Hal ini termasuk dalam daftar rekomendasi strategis yang disampaikan ke pemerintah dalam merespon kebijakan Trump. Seiring itu, pemerintah diharapkan meneruskan negosiasi ulang dengan AS demi mencapai keuntungan bagi kedua pihak.
Penguatan ekonomi domestik, pembangunan ekosistem bisnis yang efisien dan berbiaya rendah juga menjadi penting untuk mendorong daya saing Indonesia di pasar global.
Rekomendasi lain, menurut Ajib, adalah revitalisasi sektor padat karya sebagai bagian strategi jangka panjang membangun ekonomi nasional. “Kita masih high cost economy, itu membuat barang dan jasa kita kompetitifnya rendah," kata dia.
CEO PT Oxytane Mitra Indonesia Syofi Raharja juga mendorong para pengusaha mengembangkan bisnis ke negara-negara yang selama ini dianggap asing.
Oxytane merupakan produsen solusi untuk mengurangi kadar emisi karbon dari mesin dan kendaraan berbahan bakar fosil dan sudah dipasarkan di Afrika dan Asia. Dia juga meminta pemerintah memfasilitasi upaya pengusaha membuka pasar baru dengan memperbaiki regulasi.

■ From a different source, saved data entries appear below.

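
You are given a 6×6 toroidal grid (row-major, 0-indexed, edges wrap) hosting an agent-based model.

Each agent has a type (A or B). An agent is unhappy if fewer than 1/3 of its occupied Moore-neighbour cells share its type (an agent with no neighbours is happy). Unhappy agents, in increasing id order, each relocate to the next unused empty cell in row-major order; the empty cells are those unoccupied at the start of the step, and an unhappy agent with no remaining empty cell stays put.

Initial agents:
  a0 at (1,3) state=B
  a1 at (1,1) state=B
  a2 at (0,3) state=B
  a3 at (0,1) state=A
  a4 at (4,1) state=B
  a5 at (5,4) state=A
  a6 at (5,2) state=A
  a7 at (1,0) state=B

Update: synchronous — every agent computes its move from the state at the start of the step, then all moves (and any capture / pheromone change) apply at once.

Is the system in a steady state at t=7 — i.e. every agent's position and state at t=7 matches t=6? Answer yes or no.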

“Kita perlu tingkatkan daya saing produk Indonesia. Selama itu bagus, tidak akan ada masalah ketika dinamika perdagangan global seperti perang tarif ini terjadi,” ujar Syofi.
Ekonom Strategic ASEAN International Advocacy & Consultancy (SAIAC) Shaanti Shamdasani juga menyebut Indonesia masih memiliki banyak potensi pasar global yang bisa dieksplorasi. Kebijakan tarif impor dari Trump itu justru bisa menjadi alarm agar Indonesia bisa lebih aktif berekspansi ke pasar di luar AS.
“Kenapa kita harus fokus ke Amerika Serikat? Indonesia itu sudah oke, punya sumber daya untuk survive. Manfaatkan kesempatan perang tarif ini untuk memperbaiki diri.”
Menurut Shaanti, Indonesia bisa jadi harus berterima kasih pada kebijakan tarif AS itu karena membuka peluang besar di dunia perdagangan global. Pasalnya, Indonesia dinilai sudah terlalu lama terlena dengan kondisi perdagangannya selama ini.
“Apa yang dialami Indonesia saat ini seharusnya terjadi 10 tahun lalu, benahi ketergantungan impor dan buat rencana alternatif substitusi impor,” kata dia.